While our galactic neighborhood is undoubtedly grand and crowded, the smaller galaxies that closely orbit the Milky Way are just as intriguing as the far-flung major galaxies that surround us. For instance, astronomers have only recently began studying the ancient star formations in nearby dwarf galaxies, reports the Hubble Space Telescope website, which today unveiled a stunning photo of a star cluster in the Large Magellanic Cloud.
According to Futurism, the Large Magellanic Cloud is the third closest galaxy to our own -- and the fourth largest inhabitant of the Local Group, after the Andromeda galaxy, the Milky Way, and the Triangulum Galaxy.
This satellite galaxy of the Milky Way "hosts an extremely rich population of star clusters, making it an ideal laboratory for investigating star formation," explains the Hubble website.
The oldest of these star clusters are called globular clusters, and date back to the earliest days of the universe. These archaic collections of stars are bound together by gravity in a spherical shape -- hence their name -- and represent the first stellar systems to be created after the Big Bang.
The newly released Hubble photo depicts one such globular cluster, dubbed NGC 1898, nestled toward the center of the Large Magellanic Cloud. Captured by Hubble's Advanced Camera for Surveys (ACS) and Wide Field Camera 3 (WFC3), the image showcases a dazzling sight of "celestial fairy lights," portraying the globular cluster in all of its majesty.

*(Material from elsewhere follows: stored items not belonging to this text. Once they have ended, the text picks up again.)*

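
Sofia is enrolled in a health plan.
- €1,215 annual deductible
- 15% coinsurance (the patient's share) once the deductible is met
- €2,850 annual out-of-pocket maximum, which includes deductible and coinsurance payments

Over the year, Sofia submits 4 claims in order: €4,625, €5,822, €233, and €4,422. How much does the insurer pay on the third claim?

Bill 1, €4,625: deductible takes €1,215, €3,410 remains; 15% of €3,410 = €511.50. Patient owes €1,726.50 (running OOP €1,726.50). Insurer: €4,625 − €1,726.50 = €2,898.50.
Bill 2, €5,822: deductible already satisfied, so patient's share is 15% × €5,822 = €873.30. Patient pays €873.30; OOP now €2,599.80. Plan pays €5,822 − €873.30 = €4,948.70.
Bill 3, €233: deductible already satisfied, so patient's share is 15% × €233 = €34.95. Patient pays €34.95; OOP now €2,634.75. Plan pays €233 − €34.95 = €198.05.

€198.05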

Described as a "glittering ball of stars," the NGC 1898 globular cluster lies 170,000 light-years away in the Dorado constellation -- "The Swordfish". While this is not the first time that Hubble has set its sights on this particular star cluster — in fact, in the two centuries since its discovery, "NGC 1898 has been scrutinized numerous times by the NASA/ESA Hubble Space Telescope," shows the website — examining it in greater detail could reveal more clues about the characteristics of globular clusters found outside of our galactic borders.
"The observations of NGC 1898 will help to determine if their properties are similar to the ones found in the Milky Way, or if they have different features, due to being in a different cosmic environment," explains the Hubble website.Our galaxy is home to less than 200 globular clusters, five of which have only been recently discovered near the Milky Way's galactic center, the Inquisitr reported in early July.
Imaged here in the optical, infrared, and ultraviolet wavelengths, NGC 1898 could help astronomers unlock the mysteries of distant globular clusters and to learn even more about those closer to home, leading to a better understanding of these still-enigmatic stellar bundles — "relics of the first epochs of galaxy formation."